Wednesday, October 31, 2012

trick or treating is alive and well in our neighborhood, apparently, but we went over to another neighborhood because we'd been invited over there. trick or treating was alive and well in that neighborhood too: whole families came around; a lot of times the mothers dressed up and got candy too. when we stopped and gave away candy at the house of a friend, seemed we gave as much away to adults as to kids. people in the street everywhere. it was a beautiful night, cool, stars out, not too cold or wet. there was a festive atmosphere, parties at many of the houses, a lot of drinking going on. the police were pulling people over.

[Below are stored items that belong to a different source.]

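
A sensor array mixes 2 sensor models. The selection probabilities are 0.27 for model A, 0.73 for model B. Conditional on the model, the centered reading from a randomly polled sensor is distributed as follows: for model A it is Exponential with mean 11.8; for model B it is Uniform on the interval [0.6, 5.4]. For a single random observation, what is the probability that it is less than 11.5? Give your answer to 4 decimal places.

Conditional on each model, P(X < 11.5): A: 0.622648; B: 1.
By total probability, P(X < 11.5) = 0.27·0.622648 + 0.73·1 = 0.898115.

0.8981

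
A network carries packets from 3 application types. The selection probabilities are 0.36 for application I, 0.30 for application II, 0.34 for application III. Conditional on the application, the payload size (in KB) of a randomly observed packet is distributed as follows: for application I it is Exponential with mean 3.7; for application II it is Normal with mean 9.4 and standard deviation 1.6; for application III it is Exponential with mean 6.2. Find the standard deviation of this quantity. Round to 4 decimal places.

Per component, I: μ=3.7, E[X²]=27.38; II: μ=9.4, E[X²]=90.92; III: μ=6.2, E[X²]=76.88.
E[X] = 0.36·3.7 + 0.3·9.4 + 0.34·6.2 = 6.26.
E[X²] = 0.36·27.38 + 0.3·90.92 + 0.34·76.88 = 63.272.
Var(X) = E[X²] − (E[X])² = 63.272 − 39.1876 = 24.0844.
SD(X) = √24.0844 = 4.90759.

4.9076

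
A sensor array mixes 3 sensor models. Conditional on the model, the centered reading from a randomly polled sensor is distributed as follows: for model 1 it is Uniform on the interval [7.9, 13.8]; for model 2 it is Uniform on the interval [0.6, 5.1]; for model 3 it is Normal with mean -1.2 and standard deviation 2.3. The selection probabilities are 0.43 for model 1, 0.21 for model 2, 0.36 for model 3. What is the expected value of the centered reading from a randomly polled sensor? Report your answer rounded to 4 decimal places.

4.8320

Component means — 1: 10.85; 2: 2.85; 3: -1.2.
E[X] = 0.43·10.85 + 0.21·2.85 + 0.36·-1.2 = 4.832.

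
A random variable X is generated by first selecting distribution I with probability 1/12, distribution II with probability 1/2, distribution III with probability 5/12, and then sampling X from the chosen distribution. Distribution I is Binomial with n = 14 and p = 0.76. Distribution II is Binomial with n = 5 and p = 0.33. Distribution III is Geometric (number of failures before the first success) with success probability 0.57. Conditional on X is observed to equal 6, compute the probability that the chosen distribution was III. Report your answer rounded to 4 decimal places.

Likelihoods P(X=6 | ·): I: 0.00636982; II: 0; III: 0.00360318.
Posterior ∝ prior × likelihood. Numerator for III: 0.416667·0.00360318 = 0.00150132.
Normalizing constant: 0.0833333·0.00636982 + 0.5·0 + 0.416667·0.00360318 = 0.00203214.
P(III | observation) = 0.00150132 / 0.00203214 = 0.738789.

0.7388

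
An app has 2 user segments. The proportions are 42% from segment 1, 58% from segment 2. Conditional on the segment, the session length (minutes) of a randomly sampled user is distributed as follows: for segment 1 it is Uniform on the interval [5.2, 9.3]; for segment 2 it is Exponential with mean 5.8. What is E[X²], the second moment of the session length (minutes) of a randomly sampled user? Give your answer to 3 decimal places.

For each component E[X²] = Var + (mean)², giving 1: 53.9633; 2: 67.28.
Overall E[X²] = 0.42·53.9633 + 0.58·67.28 = 61.687.

61.687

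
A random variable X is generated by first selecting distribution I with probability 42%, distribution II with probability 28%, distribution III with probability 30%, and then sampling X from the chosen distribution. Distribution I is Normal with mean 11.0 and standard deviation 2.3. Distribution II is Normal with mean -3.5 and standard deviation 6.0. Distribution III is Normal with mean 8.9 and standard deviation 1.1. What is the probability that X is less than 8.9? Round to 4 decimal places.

0.5004

Conditional on each component, P(X < 8.9): I: 0.18061; II: 0.980617; III: 0.5.
By total probability, P(X < 8.9) = 0.42·0.18061 + 0.28·0.980617 + 0.3·0.5 = 0.500429.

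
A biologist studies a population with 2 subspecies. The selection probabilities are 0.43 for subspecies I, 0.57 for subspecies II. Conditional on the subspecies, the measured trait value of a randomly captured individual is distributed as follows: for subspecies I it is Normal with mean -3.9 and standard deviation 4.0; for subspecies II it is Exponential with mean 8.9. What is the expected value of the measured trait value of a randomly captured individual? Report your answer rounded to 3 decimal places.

3.396

Component means — I: -3.9; II: 8.9.
E[X] = 0.43·-3.9 + 0.57·8.9 = 3.396.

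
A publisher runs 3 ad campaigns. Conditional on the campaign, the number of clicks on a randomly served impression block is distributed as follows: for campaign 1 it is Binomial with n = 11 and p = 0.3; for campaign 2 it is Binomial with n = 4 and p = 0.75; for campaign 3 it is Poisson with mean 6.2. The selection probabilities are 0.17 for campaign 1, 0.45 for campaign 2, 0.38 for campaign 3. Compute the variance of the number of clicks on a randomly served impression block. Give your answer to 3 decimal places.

Per component, 1: μ=3.3, E[X²]=13.2; 2: μ=3, E[X²]=9.75; 3: μ=6.2, E[X²]=44.64.
E[X] = 0.17·3.3 + 0.45·3 + 0.38·6.2 = 4.267.
E[X²] = 0.17·13.2 + 0.45·9.75 + 0.38·44.64 = 23.5947.
Var(X) = E[X²] − (E[X])² = 23.5947 − 18.2073 = 5.38741.

5.387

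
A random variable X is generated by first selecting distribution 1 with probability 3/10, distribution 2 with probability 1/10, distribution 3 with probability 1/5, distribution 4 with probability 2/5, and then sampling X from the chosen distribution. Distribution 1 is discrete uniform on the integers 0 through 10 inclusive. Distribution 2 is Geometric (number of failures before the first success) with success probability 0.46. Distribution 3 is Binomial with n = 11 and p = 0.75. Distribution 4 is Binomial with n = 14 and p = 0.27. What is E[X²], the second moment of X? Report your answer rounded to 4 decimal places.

31.7371

For each component E[X²] = Var + (mean)², giving 1: 35; 2: 3.93006; 3: 70.125; 4: 17.0478.
Overall E[X²] = 0.3·35 + 0.1·3.93006 + 0.2·70.125 + 0.4·17.0478 = 31.7371.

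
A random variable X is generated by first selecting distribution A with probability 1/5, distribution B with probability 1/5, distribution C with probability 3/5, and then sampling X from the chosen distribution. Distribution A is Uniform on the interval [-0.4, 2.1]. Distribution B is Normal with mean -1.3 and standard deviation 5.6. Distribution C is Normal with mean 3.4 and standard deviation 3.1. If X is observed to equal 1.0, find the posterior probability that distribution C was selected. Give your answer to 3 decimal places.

0.381

Likelihoods f(1.0 | ·): A: 0.4; B: 0.0654775; C: 0.0953664.
Posterior ∝ prior × likelihood. Numerator for C: 0.6·0.0953664 = 0.0572199.
Normalizing constant: 0.2·0.4 + 0.2·0.0654775 + 0.6·0.0953664 = 0.150315.
P(C | observation) = 0.0572199 / 0.150315 = 0.380665.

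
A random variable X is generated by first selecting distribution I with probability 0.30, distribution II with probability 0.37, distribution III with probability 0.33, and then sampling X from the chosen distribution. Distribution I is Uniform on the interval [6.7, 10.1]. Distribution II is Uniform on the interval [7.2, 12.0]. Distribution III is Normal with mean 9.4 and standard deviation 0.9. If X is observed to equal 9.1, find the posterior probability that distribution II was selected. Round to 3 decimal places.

0.254

Likelihoods f(9.1 | ·): I: 0.294118; II: 0.208333; III: 0.419315.
Posterior ∝ prior × likelihood. Numerator for II: 0.37·0.208333 = 0.0770833.
Normalizing constant: 0.3·0.294118 + 0.37·0.208333 + 0.33·0.419315 = 0.303692.
P(II | observation) = 0.0770833 / 0.303692 = 0.25382.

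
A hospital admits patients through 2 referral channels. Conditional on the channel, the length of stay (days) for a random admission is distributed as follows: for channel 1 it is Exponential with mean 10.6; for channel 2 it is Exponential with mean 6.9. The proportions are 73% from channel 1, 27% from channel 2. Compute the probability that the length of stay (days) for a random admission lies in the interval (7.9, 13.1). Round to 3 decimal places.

Conditional on each channel, P(7.9 < X < 13.1): 1: 0.184012; 2: 0.168461.
By total probability, P(7.9 < X < 13.1) = 0.73·0.184012 + 0.27·0.168461 = 0.179813.

0.180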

somewhere in there we came to this enormous house, pillars on the outside, taking up two lots at least, and going back a ways. my friend knew the owner, who had bought it from a famous swindler. this guy had embezzled 77 million from his company, and got caught, went to jail in 2006 on a 25 year sentence, but was already 37, and likely to be in jail for much of his life. he was pretty well known around town and of course they had to sell all these old cars and such to raise some of the 77 mil he owed when they finally caught up with him. he left three young kids, guess he told them, good luck, i'll be in jail for a while. folks admire him actually for somehow piling up 77 million before they caught up with him.

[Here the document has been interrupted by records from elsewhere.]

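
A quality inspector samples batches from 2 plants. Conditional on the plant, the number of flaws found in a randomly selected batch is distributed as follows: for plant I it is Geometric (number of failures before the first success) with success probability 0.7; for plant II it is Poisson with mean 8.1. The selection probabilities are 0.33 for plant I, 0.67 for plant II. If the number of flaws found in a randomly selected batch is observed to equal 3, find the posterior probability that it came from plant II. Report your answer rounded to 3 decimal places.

Likelihoods P(X=3 | ·): I: 0.0189; II: 0.0268855.
Posterior ∝ prior × likelihood. Numerator for II: 0.67·0.0268855 = 0.0180133.
Normalizing constant: 0.33·0.0189 + 0.67·0.0268855 = 0.0242503.
P(II | observation) = 0.0180133 / 0.0242503 = 0.742807.

0.743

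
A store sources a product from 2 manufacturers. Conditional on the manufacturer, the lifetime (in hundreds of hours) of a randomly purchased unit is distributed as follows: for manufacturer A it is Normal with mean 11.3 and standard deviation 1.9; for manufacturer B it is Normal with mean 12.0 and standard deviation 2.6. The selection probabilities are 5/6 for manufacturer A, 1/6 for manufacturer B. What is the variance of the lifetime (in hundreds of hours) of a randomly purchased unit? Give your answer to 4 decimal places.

Per component, A: μ=11.3, E[X²]=131.3; B: μ=12, E[X²]=150.76.
E[X] = 0.833333·11.3 + 0.166667·12 = 11.4167.
E[X²] = 0.833333·131.3 + 0.166667·150.76 = 134.543.
Var(X) = E[X²] − (E[X])² = 134.543 − 130.34 = 4.20306.

4.2031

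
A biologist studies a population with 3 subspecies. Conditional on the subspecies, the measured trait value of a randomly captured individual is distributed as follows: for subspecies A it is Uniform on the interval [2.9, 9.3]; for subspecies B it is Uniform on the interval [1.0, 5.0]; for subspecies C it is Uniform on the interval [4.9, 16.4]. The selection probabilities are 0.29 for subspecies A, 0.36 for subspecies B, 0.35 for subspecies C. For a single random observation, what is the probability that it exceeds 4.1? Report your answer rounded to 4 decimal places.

0.6666

Conditional on each subspecies, P(X > 4.1): A: 0.8125; B: 0.225; C: 1.
By total probability, P(X > 4.1) = 0.29·0.8125 + 0.36·0.225 + 0.35·1 = 0.666625.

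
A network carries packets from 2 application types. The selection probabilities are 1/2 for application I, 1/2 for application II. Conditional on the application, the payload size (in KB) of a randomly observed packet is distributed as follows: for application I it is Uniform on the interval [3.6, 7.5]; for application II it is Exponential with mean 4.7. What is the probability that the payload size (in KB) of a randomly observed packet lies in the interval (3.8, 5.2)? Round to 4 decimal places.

0.2369

Conditional on each application, P(3.8 < X < 5.2): I: 0.358974; II: 0.114768.
By total probability, P(3.8 < X < 5.2) = 0.5·0.358974 + 0.5·0.114768 = 0.236871.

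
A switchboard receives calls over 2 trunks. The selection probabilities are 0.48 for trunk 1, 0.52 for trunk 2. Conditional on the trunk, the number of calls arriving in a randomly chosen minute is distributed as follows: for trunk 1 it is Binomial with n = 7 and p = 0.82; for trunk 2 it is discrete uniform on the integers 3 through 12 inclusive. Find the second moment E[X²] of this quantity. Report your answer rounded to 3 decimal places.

49.851

For each component E[X²] = Var + (mean)², giving 1: 33.9808; 2: 64.5.
Overall E[X²] = 0.48·33.9808 + 0.52·64.5 = 49.8508.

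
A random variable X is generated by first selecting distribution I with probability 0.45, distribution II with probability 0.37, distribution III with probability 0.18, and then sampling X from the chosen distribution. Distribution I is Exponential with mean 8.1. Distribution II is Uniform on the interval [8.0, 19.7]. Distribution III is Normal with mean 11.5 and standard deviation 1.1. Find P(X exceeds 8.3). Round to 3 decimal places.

Conditional on each component, P(X > 8.3): I: 0.358907; II: 0.974359; III: 0.998188.
By total probability, P(X > 8.3) = 0.45·0.358907 + 0.37·0.974359 + 0.18·0.998188 = 0.701695.

0.702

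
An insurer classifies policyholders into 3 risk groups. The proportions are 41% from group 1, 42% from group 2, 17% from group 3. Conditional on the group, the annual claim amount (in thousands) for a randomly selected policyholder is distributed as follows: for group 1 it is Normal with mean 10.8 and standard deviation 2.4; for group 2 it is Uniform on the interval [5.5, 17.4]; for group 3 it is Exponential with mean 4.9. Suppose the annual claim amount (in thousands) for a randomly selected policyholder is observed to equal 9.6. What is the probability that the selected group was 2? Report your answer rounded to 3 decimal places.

Likelihoods f(9.6 | ·): 1: 0.146694; 2: 0.0840336; 3: 0.0287701.
Posterior ∝ prior × likelihood. Numerator for 2: 0.42·0.0840336 = 0.0352941.
Normalizing constant: 0.41·0.146694 + 0.42·0.0840336 + 0.17·0.0287701 = 0.10033.
P(2 | observation) = 0.0352941 / 0.10033 = 0.351782.

0.352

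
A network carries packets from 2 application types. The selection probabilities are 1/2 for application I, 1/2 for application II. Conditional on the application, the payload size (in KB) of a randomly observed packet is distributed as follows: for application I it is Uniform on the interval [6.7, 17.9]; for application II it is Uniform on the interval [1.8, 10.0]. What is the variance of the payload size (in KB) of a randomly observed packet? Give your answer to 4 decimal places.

Per component, I: μ=12.3, E[X²]=161.743; II: μ=5.9, E[X²]=40.4133.
E[X] = 0.5·12.3 + 0.5·5.9 = 9.1.
E[X²] = 0.5·161.743 + 0.5·40.4133 = 101.078.
Var(X) = E[X²] − (E[X])² = 101.078 − 82.81 = 18.2683.

18.2683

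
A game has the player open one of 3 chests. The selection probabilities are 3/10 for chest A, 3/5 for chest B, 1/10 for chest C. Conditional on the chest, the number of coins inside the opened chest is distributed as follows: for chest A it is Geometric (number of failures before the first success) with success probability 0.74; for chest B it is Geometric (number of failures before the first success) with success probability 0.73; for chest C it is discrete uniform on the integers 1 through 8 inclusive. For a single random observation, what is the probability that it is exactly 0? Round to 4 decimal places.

Conditional on each chest, P(X = 0): A: 0.74; B: 0.73; C: 0.
By total probability, P(X = 0) = 0.3·0.74 + 0.6·0.73 + 0.1·0 = 0.66.

0.6600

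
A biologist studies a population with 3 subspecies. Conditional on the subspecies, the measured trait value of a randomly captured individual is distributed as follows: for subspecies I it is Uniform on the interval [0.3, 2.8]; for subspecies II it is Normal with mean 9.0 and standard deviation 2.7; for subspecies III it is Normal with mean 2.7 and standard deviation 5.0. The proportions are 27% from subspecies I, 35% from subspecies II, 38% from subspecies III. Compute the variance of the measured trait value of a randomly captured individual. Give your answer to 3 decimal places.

Per component, I: μ=1.55, E[X²]=2.92333; II: μ=9, E[X²]=88.29; III: μ=2.7, E[X²]=32.29.
E[X] = 0.27·1.55 + 0.35·9 + 0.38·2.7 = 4.5945.
E[X²] = 0.27·2.92333 + 0.35·88.29 + 0.38·32.29 = 43.961.
Var(X) = E[X²] − (E[X])² = 43.961 − 21.1094 = 22.8516.

22.852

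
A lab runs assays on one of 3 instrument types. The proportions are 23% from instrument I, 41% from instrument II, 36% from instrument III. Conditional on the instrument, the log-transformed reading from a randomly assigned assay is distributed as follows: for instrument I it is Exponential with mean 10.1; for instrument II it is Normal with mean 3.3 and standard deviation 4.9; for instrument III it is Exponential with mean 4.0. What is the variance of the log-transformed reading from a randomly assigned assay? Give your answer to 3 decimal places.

46.580

Per component, I: μ=10.1, E[X²]=204.02; II: μ=3.3, E[X²]=34.9; III: μ=4, E[X²]=32.
E[X] = 0.23·10.1 + 0.41·3.3 + 0.36·4 = 5.116.
E[X²] = 0.23·204.02 + 0.41·34.9 + 0.36·32 = 72.7536.
Var(X) = E[X²] − (E[X])² = 72.7536 − 26.1735 = 46.5801.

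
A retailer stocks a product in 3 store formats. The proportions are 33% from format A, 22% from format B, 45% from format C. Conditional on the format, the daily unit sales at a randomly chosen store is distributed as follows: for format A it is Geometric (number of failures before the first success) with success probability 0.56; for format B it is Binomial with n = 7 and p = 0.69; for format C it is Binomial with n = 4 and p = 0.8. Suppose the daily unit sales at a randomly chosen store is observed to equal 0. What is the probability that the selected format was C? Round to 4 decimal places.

Likelihoods P(X=0 | ·): A: 0.56; B: 0.000275126; C: 0.0016.
Posterior ∝ prior × likelihood. Numerator for C: 0.45·0.0016 = 0.00072.
Normalizing constant: 0.33·0.56 + 0.22·0.000275126 + 0.45·0.0016 = 0.185581.
P(C | observation) = 0.00072 / 0.185581 = 0.00387972.

0.0039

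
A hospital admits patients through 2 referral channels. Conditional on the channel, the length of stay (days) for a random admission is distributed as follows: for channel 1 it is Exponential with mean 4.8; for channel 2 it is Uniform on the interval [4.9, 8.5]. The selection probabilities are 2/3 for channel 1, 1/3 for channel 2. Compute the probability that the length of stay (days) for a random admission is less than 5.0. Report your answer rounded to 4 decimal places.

Conditional on each channel, P(X < 5.0): 1: 0.647134; 2: 0.0277778.
By total probability, P(X < 5.0) = 0.666667·0.647134 + 0.333333·0.0277778 = 0.440682.

0.4407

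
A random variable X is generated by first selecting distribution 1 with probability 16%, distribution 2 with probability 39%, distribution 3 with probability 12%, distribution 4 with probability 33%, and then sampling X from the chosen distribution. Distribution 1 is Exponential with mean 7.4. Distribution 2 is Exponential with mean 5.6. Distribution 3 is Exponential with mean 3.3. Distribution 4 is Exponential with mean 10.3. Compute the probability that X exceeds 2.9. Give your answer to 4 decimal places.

0.6393

Conditional on each component, P(X > 2.9): 1: 0.675777; 2: 0.595796; 3: 0.415286; 4: 0.754611.
By total probability, P(X > 2.9) = 0.16·0.675777 + 0.39·0.595796 + 0.12·0.415286 + 0.33·0.754611 = 0.639341.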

the house is big, wide open in the middle, an enormous and beautiful railing around the top dominates it; it has two pools, and a recquetball court, and enormous pillars. the guy was unexpectedly generous about letting us in, and the kids, in their costumes, got a bit of a better tour than we did, but only because we were shy. i left feeling like i'd seen one of the great sites of town.

some of the more suburban neighborhoods, out on the edge, apparently don't do so well. kids do "trunk or treat" events that are sponsored by churches and civic organizations, and this spares them from having to go around to neighbors who may not be home, or who may not appreciate the custom. in fact there is some suspicion of the custom in general. it may be that nobody has ever really found a razor blade, or a needle, in a piece of candy, or an apple, but in any case the idea of letting your kids accept any old candy from any neighbor has gone out of style in some places; not in our neighborhood. we're one of those neighborhoods that import kids, because it's known to have good candy per house ratio, lots of houses, lots of lights, good trick or treating.

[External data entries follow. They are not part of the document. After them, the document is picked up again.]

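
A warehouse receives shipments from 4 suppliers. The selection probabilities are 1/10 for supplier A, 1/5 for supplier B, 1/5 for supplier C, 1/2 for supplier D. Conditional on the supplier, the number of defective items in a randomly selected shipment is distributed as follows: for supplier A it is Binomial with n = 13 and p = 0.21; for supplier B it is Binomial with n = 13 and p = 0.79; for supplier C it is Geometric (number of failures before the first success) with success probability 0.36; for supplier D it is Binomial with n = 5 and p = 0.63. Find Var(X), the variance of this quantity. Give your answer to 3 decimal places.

Per component, A: μ=2.73, E[X²]=9.6096; B: μ=10.27, E[X²]=107.63; C: μ=1.77778, E[X²]=8.09877; D: μ=3.15, E[X²]=11.088.
E[X] = 0.1·2.73 + 0.2·10.27 + 0.2·1.77778 + 0.5·3.15 = 4.25756.
E[X²] = 0.1·9.6096 + 0.2·107.63 + 0.2·8.09877 + 0.5·11.088 = 29.6506.
Var(X) = E[X²] − (E[X])² = 29.6506 − 18.1268 = 11.5239.

11.524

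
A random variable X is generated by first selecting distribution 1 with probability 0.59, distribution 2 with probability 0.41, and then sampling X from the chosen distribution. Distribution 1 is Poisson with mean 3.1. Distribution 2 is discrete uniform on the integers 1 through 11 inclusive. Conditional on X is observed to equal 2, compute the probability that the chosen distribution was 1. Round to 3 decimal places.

Likelihoods P(X=2 | ·): 1: 0.216461; 2: 0.0909091.
Posterior ∝ prior × likelihood. Numerator for 1: 0.59·0.216461 = 0.127712.
Normalizing constant: 0.59·0.216461 + 0.41·0.0909091 = 0.164985.
P(1 | observation) = 0.127712 / 0.164985 = 0.774084.

0.774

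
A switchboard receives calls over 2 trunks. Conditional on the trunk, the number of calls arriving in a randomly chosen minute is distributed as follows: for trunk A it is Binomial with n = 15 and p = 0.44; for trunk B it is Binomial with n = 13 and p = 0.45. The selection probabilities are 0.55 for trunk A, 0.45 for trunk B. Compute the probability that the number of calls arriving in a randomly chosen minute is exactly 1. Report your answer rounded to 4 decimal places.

0.0031

Conditional on each trunk, P(X = 1): A: 0.00196869; B: 0.00448237.
By total probability, P(X = 1) = 0.55·0.00196869 + 0.45·0.00448237 = 0.00309985.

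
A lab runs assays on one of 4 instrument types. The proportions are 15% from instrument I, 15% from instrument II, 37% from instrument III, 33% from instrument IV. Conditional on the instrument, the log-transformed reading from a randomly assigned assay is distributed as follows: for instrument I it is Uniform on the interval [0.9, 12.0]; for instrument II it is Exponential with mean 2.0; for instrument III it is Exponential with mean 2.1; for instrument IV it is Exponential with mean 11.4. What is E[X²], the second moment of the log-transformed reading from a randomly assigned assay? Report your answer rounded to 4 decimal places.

For each component E[X²] = Var + (mean)², giving I: 51.87; II: 8; III: 8.82; IV: 259.92.
Overall E[X²] = 0.15·51.87 + 0.15·8 + 0.37·8.82 + 0.33·259.92 = 98.0175.

98.0175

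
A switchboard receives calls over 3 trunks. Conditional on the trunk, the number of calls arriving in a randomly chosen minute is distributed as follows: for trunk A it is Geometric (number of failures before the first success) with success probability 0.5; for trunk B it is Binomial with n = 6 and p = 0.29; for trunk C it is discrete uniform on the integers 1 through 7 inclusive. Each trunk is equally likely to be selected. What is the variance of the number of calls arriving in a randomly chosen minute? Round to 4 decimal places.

4.0402

Per component, A: μ=1, E[X²]=3; B: μ=1.74, E[X²]=4.263; C: μ=4, E[X²]=20.
E[X] = 0.333333·1 + 0.333333·1.74 + 0.333333·4 = 2.24667.
E[X²] = 0.333333·3 + 0.333333·4.263 + 0.333333·20 = 9.08767.
Var(X) = E[X²] − (E[X])² = 9.08767 − 5.04751 = 4.04016.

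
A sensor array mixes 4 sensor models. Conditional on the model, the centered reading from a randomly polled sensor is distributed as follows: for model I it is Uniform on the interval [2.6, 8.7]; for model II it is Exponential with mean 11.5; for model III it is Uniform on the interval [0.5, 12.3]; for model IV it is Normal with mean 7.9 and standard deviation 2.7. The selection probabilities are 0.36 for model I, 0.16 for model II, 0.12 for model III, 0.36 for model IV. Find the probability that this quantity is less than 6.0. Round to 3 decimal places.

Conditional on each model, P(X < 6.0): I: 0.557377; II: 0.406513; III: 0.466102; IV: 0.240809.
By total probability, P(X < 6.0) = 0.36·0.557377 + 0.16·0.406513 + 0.12·0.466102 + 0.36·0.240809 = 0.408321.

0.408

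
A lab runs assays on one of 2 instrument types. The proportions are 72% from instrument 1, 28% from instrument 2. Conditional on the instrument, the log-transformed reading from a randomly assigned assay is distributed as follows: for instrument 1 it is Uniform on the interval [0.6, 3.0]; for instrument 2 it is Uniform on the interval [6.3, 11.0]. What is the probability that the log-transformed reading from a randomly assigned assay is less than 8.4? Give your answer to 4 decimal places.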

but i believe we bought three bags of candy and only successfully gave away two; in addition of course our boys hauled in a couple of sacks, so there's no doubt, there will be a bit of candy around the house for a while. and this of course is a problem, but not a huge problem, it'll be old and stale soon enough, and the parents will have to take depletion measures and if those aren't good enough the older brothers will come home for thanksgiving and finsih it off. by then only the sour stuff will remain but that's ok with the older boys anyway.

came home and a lady, her husband and two kids came to the door. i gave the kids fistfuls of candy. the lady didn't want candy. she was carrying a huge obama sign though, and had an entirely black outfit. she was dressed up, but didn't want candy. she was protecting the obama sign, apparently. lots of vandalism, and drunkenness, on a night like this. you can have an obama sign, you just kind of have to watch out in this world. and if you don't have a video camera, forget it. i'm not participating in that kind of stuff, though of course i'll vote. you have to make your own relationship with the world. your house, the neighborhood, the traffic, the dangerous corners: it's life as we know it. go to bed, kids, enough sugar.